Dalam RUPST yang sama, Telkom juga mengangkat Edwin Hidayat Abdullah sebagai komisaris. Susunan dewan komisaris dan direksi yang baru ini langsung efektif setelah mendapat persetujuan pemegang saham.
Anthony memiliki portofolio bisnis yang cukup beragam. Ia pernah menjabat sebagai komisaris PT PLN Indonesia Power, anak usaha PLN yang mengelola pembangkit listrik. Selain itu, ia juga menjadi CEO Menara Digital, co-founder Menara Office, presiden direktur Menara Karya Indonesia, dan komisaris Menara Karya Konstruksi.
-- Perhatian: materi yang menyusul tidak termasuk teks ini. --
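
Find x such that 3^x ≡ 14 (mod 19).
13

Baby-step giant-step with step n = ⌈√19⌉ = 5.
Baby steps 3^j mod 19 (j:value) for j=0..4: 0:1, 1:3, 2:9, 3:8, 4:5.
Giant-step multiplier: 3^(-5) ≡ 3^(18-5) = 3^13 ≡ 14 (mod 19).
Giant steps γ_i = 14·14^i mod 19: γ_0=14, γ_1=6, γ_2=8 (in table at j=3).
x = i·n + j = 2·5 + 3 = 13.
Check: 3^13 ≡ 14 (mod 19).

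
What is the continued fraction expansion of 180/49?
[3; 1, 2, 16]

Euclidean algorithm steps:
180 = 3 × 49 + 33
49 = 1 × 33 + 16
33 = 2 × 16 + 1
16 = 16 × 1 + 0
Continued fraction: [3; 1, 2, 16]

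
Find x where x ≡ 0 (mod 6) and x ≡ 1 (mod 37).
186

Using Chinese Remainder Theorem:
M = 6 × 37 = 222
M1 = 37, M2 = 6
y1 = 37^(-1) mod 6 = 1
y2 = 6^(-1) mod 37 = 31
x = (0×37×1 + 1×6×31) mod 222 = 186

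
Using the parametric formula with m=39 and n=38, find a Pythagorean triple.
(77, 2964, 2965)

Euclid's formula: a = m² - n², b = 2mn, c = m² + n²
m = 39, n = 38
a = 39² - 38² = 1521 - 1444 = 77
b = 2 × 39 × 38 = 2964
c = 39² + 38² = 1521 + 1444 = 2965
Verification: 77² + 2964² = 5929 + 8785296 = 8791225 = 2965² ✓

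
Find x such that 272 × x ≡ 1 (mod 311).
303

gcd(272, 311) = 1, so the inverse exists.
Extended Euclidean algorithm on (311, 272):
311 = 1 × 272 + 39  ⟹  39 = (1)·311 + (-1)·272
272 = 6 × 39 + 38  ⟹  38 = (-6)·311 + (7)·272
39 = 1 × 38 + 1  ⟹  1 = (7)·311 + (-8)·272
So (-8)·272 ≡ 1 (mod 311), i.e. 272^(-1) ≡ -8 ≡ 303 (mod 311).
Check: 272 × 303 = 82416 ≡ 1 (mod 311)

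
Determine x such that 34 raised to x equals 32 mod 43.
15

Baby-step giant-step with step n = ⌈√43⌉ = 7.
Baby steps 34^j mod 43 (j:value) for j=0..6: 0:1, 1:34, 2:38, 3:2, 4:25, 5:33, 6:4.
Giant-step multiplier: 34^(-7) ≡ 34^(42-7) = 34^35 ≡ 37 (mod 43).
Giant steps γ_i = 32·37^i mod 43: γ_0=32, γ_1=23, γ_2=34 (in table at j=1).
x = i·n + j = 2·7 + 1 = 15.
Check: 34^15 ≡ 32 (mod 43).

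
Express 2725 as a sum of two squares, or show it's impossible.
15² + 50² (a=15, b=50)

Factorization: 2725 = 5^2 × 109
By Fermat: n is sum of two squares iff every prime p ≡ 3 (mod 4) appears to even power.
All primes ≡ 3 (mod 4) appear to even power.
Search a = 0, 1, 2, … for 2725 - a² a perfect square: first hit at a = 15: 2725 - 225 = 2500 = 50².
2725 = 15² + 50² = 225 + 2500 ✓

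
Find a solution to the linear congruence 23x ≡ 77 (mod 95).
x ≡ 24 (mod 95)

gcd(23, 95) = 1, which divides 77, so solutions exist.
Find 23^(-1) mod 95 by the extended Euclidean algorithm:
95 = 4 × 23 + 3  ⟹  3 = (1)·95 + (-4)·23
23 = 7 × 3 + 2  ⟹  2 = (-7)·95 + (29)·23
3 = 1 × 2 + 1  ⟹  1 = (8)·95 + (-33)·23
So (-33)·23 ≡ 1 (mod 95), i.e. 23^(-1) ≡ -33 ≡ 62 (mod 95).
x ≡ 62 × 77 = 4774 ≡ 24 (mod 95).
Check: 23 × 24 = 552 ≡ 77 (mod 95).
Unique solution: x ≡ 24 (mod 95)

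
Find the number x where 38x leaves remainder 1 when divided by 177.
14

gcd(38, 177) = 1, so the inverse exists.
Extended Euclidean algorithm on (177, 38):
177 = 4 × 38 + 25  ⟹  25 = (1)·177 + (-4)·38
38 = 1 × 25 + 13  ⟹  13 = (-1)·177 + (5)·38
25 = 1 × 13 + 12  ⟹  12 = (2)·177 + (-9)·38
13 = 1 × 12 + 1  ⟹  1 = (-3)·177 + (14)·38
So (14)·38 ≡ 1 (mod 177), i.e. 38^(-1) ≡ 14 (mod 177).
Check: 38 × 14 = 532 ≡ 1 (mod 177)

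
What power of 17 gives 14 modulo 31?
16

Baby-step giant-step with step n = ⌈√31⌉ = 6.
Baby steps 17^j mod 31 (j:value) for j=0..5: 0:1, 1:17, 2:10, 3:15, 4:7, 5:26.
Giant-step multiplier: 17^(-6) ≡ 17^(30-6) = 17^24 ≡ 4 (mod 31).
Giant steps γ_i = 14·4^i mod 31: γ_0=14, γ_1=25, γ_2=7 (in table at j=4).
x = i·n + j = 2·6 + 4 = 16.
Check: 17^16 ≡ 14 (mod 31).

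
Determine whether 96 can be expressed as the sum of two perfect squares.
Not possible

Factorization: 96 = 2^5 × 3
By Fermat: n is sum of two squares iff every prime p ≡ 3 (mod 4) appears to even power.
Prime(s) ≡ 3 (mod 4) with odd exponent: [(3, 1)]
Therefore 96 cannot be expressed as a² + b².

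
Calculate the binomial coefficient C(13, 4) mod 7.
1

Using Lucas' theorem:
Write n=13 and k=4 in base 7:
n in base 7: [1, 6]
k in base 7: [0, 4]
C(13,4) mod 7 = ∏ C(n_i, k_i) mod 7
Digit binomials (mod 7): C(1,0) = 1; C(6,4) = 15 ≡ 1
Product: 1 × 1 = 1 ≡ 1 (mod 7)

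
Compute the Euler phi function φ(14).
6

14 = 2 × 7
φ(n) = n × ∏(1 - 1/p) for each prime p dividing n
φ(14) = 14 × (1 - 1/2) × (1 - 1/7) = 6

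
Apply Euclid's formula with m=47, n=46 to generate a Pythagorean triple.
(93, 4324, 4325)

Euclid's formula: a = m² - n², b = 2mn, c = m² + n²
m = 47, n = 46
a = 47² - 46² = 2209 - 2116 = 93
b = 2 × 47 × 46 = 4324
c = 47² + 46² = 2209 + 2116 = 4325
Verification: 93² + 4324² = 8649 + 18696976 = 18705625 = 4325² ✓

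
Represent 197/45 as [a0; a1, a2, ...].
[4; 2, 1, 1, 1, 5]

Euclidean algorithm steps:
197 = 4 × 45 + 17
45 = 2 × 17 + 11
17 = 1 × 11 + 6
11 = 1 × 6 + 5
6 = 1 × 5 + 1
5 = 5 × 1 + 0
Continued fraction: [4; 2, 1, 1, 1, 5]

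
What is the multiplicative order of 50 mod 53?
52

53 is prime, so ord(50) divides φ(53) = 52.
Divisors of 52: 1, 2, 4, 13, 26, 52.
Repeated squaring: 50^1 ≡ 50, 50^2 ≡ 9, 50^4 ≡ 28, 50^8 ≡ 42, 50^16 ≡ 15, 50^32 ≡ 13 (mod 53).
Test 50^d mod 53 for each divisor d in increasing order:
50^1 ≡ 50
50^2 ≡ 9
50^4 ≡ 28
50^13 = 50^8·50^4·50^1 ≡ 23
50^26 = 50^16·50^8·50^2 ≡ 52
50^52 = 50^32·50^16·50^4 ≡ 1  ← first divisor giving 1
The order is 52.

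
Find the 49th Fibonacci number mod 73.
19

Matrix identity: Q^n = [[F_(n+1), F_n], [F_n, F_(n-1)]] with Q = [[1,1],[1,0]].
n = 49 = 110001₂. Square-and-multiply, entries mod 73:
Q^1 = [[1,1],[1,0]]
Q^3 = (Q^1)²·Q = [[3,2],[2,1]]
Q^6 = (Q^3)² = [[13,8],[8,5]]
Q^12 = (Q^6)² = [[14,71],[71,16]]
Q^24 = (Q^12)² = [[54,13],[13,41]]
Q^49 = (Q^24)²·Q = [[13,19],[19,67]]
F_49 mod 73 = Q^49[0][1] = 19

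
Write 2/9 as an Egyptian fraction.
1/5 + 1/45

Greedy algorithm:
2/9: ceiling(9/2) = 5, use 1/5
1/45: ceiling(45/1) = 45, use 1/45
Result: 2/9 = 1/5 + 1/45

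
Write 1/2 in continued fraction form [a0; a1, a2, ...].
[0; 2]

Euclidean algorithm steps:
1 = 0 × 2 + 1
2 = 2 × 1 + 0
Continued fraction: [0; 2]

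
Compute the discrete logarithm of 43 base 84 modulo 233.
215

Baby-step giant-step with step n = ⌈√233⌉ = 16.
Baby steps 84^j mod 233 (j:value) for j=0..15: 0:1, 1:84, 2:66, 3:185, 4:162, 5:94, 6:207, 7:146, 8:148, 9:83, 10:215, 11:119, 12:210, 13:165, 14:113, 15:172.
Giant-step multiplier: 84^(-16) ≡ 84^(232-16) = 84^216 ≡ 117 (mod 233).
Giant steps γ_i = 43·117^i mod 233: γ_0=43, γ_1=138, γ_2=69, γ_3=151, γ_4=192, γ_5=96, γ_6=48, γ_7=24, γ_8=12, γ_9=6, γ_10=3, γ_11=118, γ_12=59, γ_13=146 (in table at j=7).
x = i·n + j = 13·16 + 7 = 215.
Check: 84^215 ≡ 43 (mod 233).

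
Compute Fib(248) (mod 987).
966

Matrix identity: Q^n = [[F_(n+1), F_n], [F_n, F_(n-1)]] with Q = [[1,1],[1,0]].
n = 248 = 11111000₂. Square-and-multiply, entries mod 987:
Q^1 = [[1,1],[1,0]]
Q^3 = (Q^1)²·Q = [[3,2],[2,1]]
Q^7 = (Q^3)²·Q = [[21,13],[13,8]]
Q^15 = (Q^7)²·Q = [[0,610],[610,377]]
Q^31 = (Q^15)²·Q = [[0,1],[1,986]]
Q^62 = (Q^31)² = [[1,986],[986,2]]
Q^124 = (Q^62)² = [[2,984],[984,5]]
Q^248 = (Q^124)² = [[13,966],[966,34]]
F_248 mod 987 = Q^248[0][1] = 966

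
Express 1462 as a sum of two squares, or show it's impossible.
Not possible

Factorization: 1462 = 2 × 17 × 43
By Fermat: n is sum of two squares iff every prime p ≡ 3 (mod 4) appears to even power.
Prime(s) ≡ 3 (mod 4) with odd exponent: [(43, 1)]
Therefore 1462 cannot be expressed as a² + b².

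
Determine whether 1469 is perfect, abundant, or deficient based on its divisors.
deficient

Proper divisors of 1469: sum = 1 + 13 + 113 = 127
Since 127 < 1469, 1469 is deficient.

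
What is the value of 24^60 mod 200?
176

Repeated squaring. Binary of 60 = 111100.
24^1 ≡ 24 (mod 200); 24^2 ≡ 176 (mod 200); 24^4 ≡ 176 (mod 200); 24^8 ≡ 176 (mod 200); 24^16 ≡ 176 (mod 200); 24^32 ≡ 176 (mod 200)
24^60 = 24^4 × 24^8 × 24^16 × 24^32 ≡ 176 (mod 200)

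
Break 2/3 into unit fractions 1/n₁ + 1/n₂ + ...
1/2 + 1/6

Greedy algorithm:
2/3: ceiling(3/2) = 2, use 1/2
1/6: ceiling(6/1) = 6, use 1/6
Result: 2/3 = 1/2 + 1/6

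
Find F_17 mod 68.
33

Matrix identity: Q^n = [[F_(n+1), F_n], [F_n, F_(n-1)]] with Q = [[1,1],[1,0]].
n = 17 = 10001₂. Square-and-multiply, entries mod 68:
Q^1 = [[1,1],[1,0]]
Q^2 = (Q^1)² = [[2,1],[1,1]]
Q^4 = (Q^2)² = [[5,3],[3,2]]
Q^8 = (Q^4)² = [[34,21],[21,13]]
Q^17 = (Q^8)²·Q = [[0,33],[33,35]]
F_17 mod 68 = Q^17[0][1] = 33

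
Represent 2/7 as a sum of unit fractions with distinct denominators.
1/4 + 1/28

Greedy algorithm:
2/7: ceiling(7/2) = 4, use 1/4
1/28: ceiling(28/1) = 28, use 1/28
Result: 2/7 = 1/4 + 1/28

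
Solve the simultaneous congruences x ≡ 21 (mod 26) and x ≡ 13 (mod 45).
463

Using Chinese Remainder Theorem:
M = 26 × 45 = 1170
M1 = 45, M2 = 26
y1 = 45^(-1) mod 26 = 11
y2 = 26^(-1) mod 45 = 26
x = (21×45×11 + 13×26×26) mod 1170 = 463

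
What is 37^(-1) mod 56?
53

gcd(37, 56) = 1, so the inverse exists.
Extended Euclidean algorithm on (56, 37):
56 = 1 × 37 + 19  ⟹  19 = (1)·56 + (-1)·37
37 = 1 × 19 + 18  ⟹  18 = (-1)·56 + (2)·37
19 = 1 × 18 + 1  ⟹  1 = (2)·56 + (-3)·37
So (-3)·37 ≡ 1 (mod 56), i.e. 37^(-1) ≡ -3 ≡ 53 (mod 56).
Check: 37 × 53 = 1961 ≡ 1 (mod 56)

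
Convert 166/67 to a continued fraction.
[2; 2, 10, 1, 2]

Euclidean algorithm steps:
166 = 2 × 67 + 32
67 = 2 × 32 + 3
32 = 10 × 3 + 2
3 = 1 × 2 + 1
2 = 2 × 1 + 0
Continued fraction: [2; 2, 10, 1, 2]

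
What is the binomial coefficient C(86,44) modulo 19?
6

Using Lucas' theorem:
Write n=86 and k=44 in base 19:
n in base 19: [4, 10]
k in base 19: [2, 6]
C(86,44) mod 19 = ∏ C(n_i, k_i) mod 19
Digit binomials (mod 19): C(4,2) = 6; C(10,6) = 210 ≡ 1
Product: 6 × 1 = 6 ≡ 6 (mod 19)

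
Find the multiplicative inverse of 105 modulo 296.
265

gcd(105, 296) = 1, so the inverse exists.
Extended Euclidean algorithm on (296, 105):
296 = 2 × 105 + 86  ⟹  86 = (1)·296 + (-2)·105
105 = 1 × 86 + 19  ⟹  19 = (-1)·296 + (3)·105
86 = 4 × 19 + 10  ⟹  10 = (5)·296 + (-14)·105
19 = 1 × 10 + 9  ⟹  9 = (-6)·296 + (17)·105
10 = 1 × 9 + 1  ⟹  1 = (11)·296 + (-31)·105
So (-31)·105 ≡ 1 (mod 296), i.e. 105^(-1) ≡ -31 ≡ 265 (mod 296).
Check: 105 × 265 = 27825 ≡ 1 (mod 296)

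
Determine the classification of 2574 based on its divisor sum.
abundant

Proper divisors of 2574: sum = 1 + 2 + 3 + 6 + 9 + 11 + 13 + 18 + ... + 286 + 429 + 858 + 1287 (23 divisors) = 3978
Since 3978 > 2574, 2574 is abundant.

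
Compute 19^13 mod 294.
19

Repeated squaring. Binary of 13 = 1101.
19^1 ≡ 19 (mod 294); 19^2 ≡ 67 (mod 294); 19^4 ≡ 79 (mod 294); 19^8 ≡ 67 (mod 294)
19^13 = 19^1 × 19^4 × 19^8 ≡ 19 (mod 294)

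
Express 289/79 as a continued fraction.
[3; 1, 1, 1, 12, 2]

Euclidean algorithm steps:
289 = 3 × 79 + 52
79 = 1 × 52 + 27
52 = 1 × 27 + 25
27 = 1 × 25 + 2
25 = 12 × 2 + 1
2 = 2 × 1 + 0
Continued fraction: [3; 1, 1, 1, 12, 2]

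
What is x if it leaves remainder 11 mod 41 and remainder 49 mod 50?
749

Using Chinese Remainder Theorem:
M = 41 × 50 = 2050
M1 = 50, M2 = 41
y1 = 50^(-1) mod 41 = 32
y2 = 41^(-1) mod 50 = 11
x = (11×50×32 + 49×41×11) mod 2050 = 749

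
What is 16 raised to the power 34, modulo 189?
79

Repeated squaring. Binary of 34 = 100010.
16^1 ≡ 16 (mod 189); 16^2 ≡ 67 (mod 189); 16^4 ≡ 142 (mod 189); 16^8 ≡ 130 (mod 189); 16^16 ≡ 79 (mod 189); 16^32 ≡ 4 (mod 189)
16^34 = 16^2 × 16^32 ≡ 79 (mod 189)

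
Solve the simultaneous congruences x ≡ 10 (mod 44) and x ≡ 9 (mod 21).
450

Using Chinese Remainder Theorem:
M = 44 × 21 = 924
M1 = 21, M2 = 44
y1 = 21^(-1) mod 44 = 21
y2 = 44^(-1) mod 21 = 11
x = (10×21×21 + 9×44×11) mod 924 = 450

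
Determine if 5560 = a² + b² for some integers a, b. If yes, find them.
Not possible

Factorization: 5560 = 2^3 × 5 × 139
By Fermat: n is sum of two squares iff every prime p ≡ 3 (mod 4) appears to even power.
Prime(s) ≡ 3 (mod 4) with odd exponent: [(139, 1)]
Therefore 5560 cannot be expressed as a² + b².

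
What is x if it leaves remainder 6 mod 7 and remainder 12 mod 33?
111

Using Chinese Remainder Theorem:
M = 7 × 33 = 231
M1 = 33, M2 = 7
y1 = 33^(-1) mod 7 = 3
y2 = 7^(-1) mod 33 = 19
x = (6×33×3 + 12×7×19) mod 231 = 111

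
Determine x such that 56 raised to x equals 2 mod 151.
10

Baby-step giant-step with step n = ⌈√151⌉ = 13.
Baby steps 56^j mod 151 (j:value) for j=0..12: 0:1, 1:56, 2:116, 3:3, 4:17, 5:46, 6:9, 7:51, 8:138, 9:27, 10:2, 11:112, 12:81.
h = 2 is already in the table at j=10, so x = 10.
Check: 56^10 ≡ 2 (mod 151).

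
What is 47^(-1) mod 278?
71

gcd(47, 278) = 1, so the inverse exists.
Extended Euclidean algorithm on (278, 47):
278 = 5 × 47 + 43  ⟹  43 = (1)·278 + (-5)·47
47 = 1 × 43 + 4  ⟹  4 = (-1)·278 + (6)·47
43 = 10 × 4 + 3  ⟹  3 = (11)·278 + (-65)·47
4 = 1 × 3 + 1  ⟹  1 = (-12)·278 + (71)·47
So (71)·47 ≡ 1 (mod 278), i.e. 47^(-1) ≡ 71 (mod 278).
Check: 47 × 71 = 3337 ≡ 1 (mod 278)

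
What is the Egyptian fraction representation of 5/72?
1/15 + 1/360

Greedy algorithm:
5/72: ceiling(72/5) = 15, use 1/15
1/360: ceiling(360/1) = 360, use 1/360
Result: 5/72 = 1/15 + 1/360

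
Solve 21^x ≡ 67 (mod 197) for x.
51

Baby-step giant-step with step n = ⌈√197⌉ = 15.
Baby steps 21^j mod 197 (j:value) for j=0..14: 0:1, 1:21, 2:47, 3:2, 4:42, 5:94, 6:4, 7:84, 8:188, 9:8, 10:168, 11:179, 12:16, 13:139, 14:161.
Giant-step multiplier: 21^(-15) ≡ 21^(196-15) = 21^181 ≡ 117 (mod 197).
Giant steps γ_i = 67·117^i mod 197: γ_0=67, γ_1=156, γ_2=128, γ_3=4 (in table at j=6).
x = i·n + j = 3·15 + 6 = 51.
Check: 21^51 ≡ 67 (mod 197).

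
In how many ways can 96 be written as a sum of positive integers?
118114304

p(n) counts ways to write n as a sum of positive integers (order ignored).
Euler's pentagonal recurrence: p(k) = p(k-1) + p(k-2) - p(k-5) - p(k-7) + p(k-12) + p(k-15) - ... (offsets j(3j∓1)/2, signs ++--, p(0)=1, p(<0)=0).
DP table for k = 0..95: p(0)=1, p(1)=1, p(2)=2, p(3)=3, p(4)=5, p(5)=7, p(6)=11, p(7)=15, p(8)=22, p(9)=30, p(10)=42, p(11)=56, p(12)=77, p(13)=101, p(14)=135, p(15)=176, p(16)=231, p(17)=297, p(18)=385, p(19)=490, p(20)=627, p(21)=792, p(22)=1002, p(23)=1255, p(24)=1575, p(25)=1958, p(26)=2436, p(27)=3010, p(28)=3718, p(29)=4565, p(30)=5604, p(31)=6842, p(32)=8349, p(33)=10143, p(34)=12310, p(35)=14883, p(36)=17977, p(37)=21637, p(38)=26015, p(39)=31185, p(40)=37338, p(41)=44583, p(42)=53174, p(43)=63261, p(44)=75175, p(45)=89134, p(46)=105558, p(47)=124754, p(48)=147273, p(49)=173525, p(50)=204226, p(51)=239943, p(52)=281589, p(53)=329931, p(54)=386155, p(55)=451276, p(56)=526823, p(57)=614154, p(58)=715220, p(59)=831820, p(60)=966467, p(61)=1121505, p(62)=1300156, p(63)=1505499, p(64)=1741630, p(65)=2012558, p(66)=2323520, p(67)=2679689, p(68)=3087735, p(69)=3554345, p(70)=4087968, p(71)=4697205, p(72)=5392783, p(73)=6185689, p(74)=7089500, p(75)=8118264, p(76)=9289091, p(77)=10619863, p(78)=12132164, p(79)=13848650, p(80)=15796476, p(81)=18004327, p(82)=20506255, p(83)=23338469, p(84)=26543660, p(85)=30167357, p(86)=34262962, p(87)=38887673, p(88)=44108109, p(89)=49995925, p(90)=56634173, p(91)=64112359, p(92)=72533807, p(93)=82010177, p(94)=92669720, p(95)=104651419.
Final step: p(96) = p(95) + p(94) - p(91) - p(89) + p(84) + p(81) - p(74) - p(70) + p(61) + p(56) - p(45) - p(39) + p(26) + p(19) - p(4)
= 104651419 + 92669720 - 64112359 - 49995925 + 26543660 + 18004327 - 7089500 - 4087968 + 1121505 + 526823 - 89134 - 31185 + 2436 + 490 - 5
= 118114304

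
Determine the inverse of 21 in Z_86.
41

gcd(21, 86) = 1, so the inverse exists.
Extended Euclidean algorithm on (86, 21):
86 = 4 × 21 + 2  ⟹  2 = (1)·86 + (-4)·21
21 = 10 × 2 + 1  ⟹  1 = (-10)·86 + (41)·21
So (41)·21 ≡ 1 (mod 86), i.e. 21^(-1) ≡ 41 (mod 86).
Check: 21 × 41 = 861 ≡ 1 (mod 86)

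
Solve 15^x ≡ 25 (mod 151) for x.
68

Baby-step giant-step with step n = ⌈√151⌉ = 13.
Baby steps 15^j mod 151 (j:value) for j=0..12: 0:1, 1:15, 2:74, 3:53, 4:40, 5:147, 6:91, 7:6, 8:90, 9:142, 10:16, 11:89, 12:127.
Giant-step multiplier: 15^(-13) ≡ 15^(150-13) = 15^137 ≡ 13 (mod 151).
Giant steps γ_i = 25·13^i mod 151: γ_0=25, γ_1=23, γ_2=148, γ_3=112, γ_4=97, γ_5=53 (in table at j=3).
x = i·n + j = 5·13 + 3 = 68.
Check: 15^68 ≡ 25 (mod 151).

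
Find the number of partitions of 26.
2436

p(n) counts ways to write n as a sum of positive integers (order ignored).
Euler's pentagonal recurrence: p(k) = p(k-1) + p(k-2) - p(k-5) - p(k-7) + p(k-12) + p(k-15) - ... (offsets j(3j∓1)/2, signs ++--, p(0)=1, p(<0)=0).
DP table for k = 0..25: p(0)=1, p(1)=1, p(2)=2, p(3)=3, p(4)=5, p(5)=7, p(6)=11, p(7)=15, p(8)=22, p(9)=30, p(10)=42, p(11)=56, p(12)=77, p(13)=101, p(14)=135, p(15)=176, p(16)=231, p(17)=297, p(18)=385, p(19)=490, p(20)=627, p(21)=792, p(22)=1002, p(23)=1255, p(24)=1575, p(25)=1958.
Final step: p(26) = p(25) + p(24) - p(21) - p(19) + p(14) + p(11) - p(4) - p(0)
= 1958 + 1575 - 792 - 490 + 135 + 56 - 5 - 1
= 2436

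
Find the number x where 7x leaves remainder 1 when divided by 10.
3

gcd(7, 10) = 1, so the inverse exists.
Extended Euclidean algorithm on (10, 7):
10 = 1 × 7 + 3  ⟹  3 = (1)·10 + (-1)·7
7 = 2 × 3 + 1  ⟹  1 = (-2)·10 + (3)·7
So (3)·7 ≡ 1 (mod 10), i.e. 7^(-1) ≡ 3 (mod 10).
Check: 7 × 3 = 21 ≡ 1 (mod 10)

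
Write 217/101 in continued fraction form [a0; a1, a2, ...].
[2; 6, 1, 2, 1, 3]

Euclidean algorithm steps:
217 = 2 × 101 + 15
101 = 6 × 15 + 11
15 = 1 × 11 + 4
11 = 2 × 4 + 3
4 = 1 × 3 + 1
3 = 3 × 1 + 0
Continued fraction: [2; 6, 1, 2, 1, 3]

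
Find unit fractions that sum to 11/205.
1/19 + 1/974 + 1/3793730

Greedy algorithm:
11/205: ceiling(205/11) = 19, use 1/19
4/3895: ceiling(3895/4) = 974, use 1/974
1/3793730: ceiling(3793730/1) = 3793730, use 1/3793730
Result: 11/205 = 1/19 + 1/974 + 1/3793730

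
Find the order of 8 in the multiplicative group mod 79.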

Pria yang meraih gelar doktor Ilmu Komunikasi dari Universitas Padjadjaran itu juga aktif di organisasi pengusaha. Ia menjabat sebagai ketua bidang BUMN, Danantara, dan BUMD di Badan Pengurus Pusat Himpunan Pengusaha Muda Indonesia (BPP Hipmi), serta ketua bidang kelembagaan Asosiasi Pengusaha Bumiputera Nusantara Indonesia (Aspebindo). Di luar itu, Anthony juga menjadi wakil sekretaris jenderal Asosiasi Logistik dan Forwarder Indonesia (ALFI) dan pengurus Paguyuban Sosial Marga Tionghoa Indonesia (PSMTI).
Selain Anthony, susunan dewan komisaris Telkom hasil RUPST 2025 adalah sebagai berikut:
Sementara itu, jajaran direksi masih dipimpin oleh Dian Siswarini sebagai Direktur Utama. Beberapa nama baru seperti Veranita Yosephine (Direktur Enterprise & Business Service) dan Arthur Angelo Syailendra (Direktur Keuangan & Manajemen Risiko) turut mengisi posisi strategis perseroan.
Perombakan jajaran komisaris dan direksi biasanya menjadi sinyal arah strategi perusahaan ke depan. Dengan masuknya figur seperti Anthony Leong yang memiliki jejaring di pemerintahan dan dunia usaha, publik akan mencermati apakah Telkom akan lebih agresif dalam ekspansi bisnis digital dan infrastruktur telekomunikasi. Apalagi, perseroan saat ini tengah menghadapi tekanan dari persaingan ketat di sektor data center dan 5G.
Keputusan RUPST ini juga menegaskan bahwa Telkom tetap menjadi salah satu BUMN yang paling dinamis dalam hal tata kelola, dengan perpaduan antara profesional murni dan tokoh yang memiliki kedekatan dengan kekuasaan.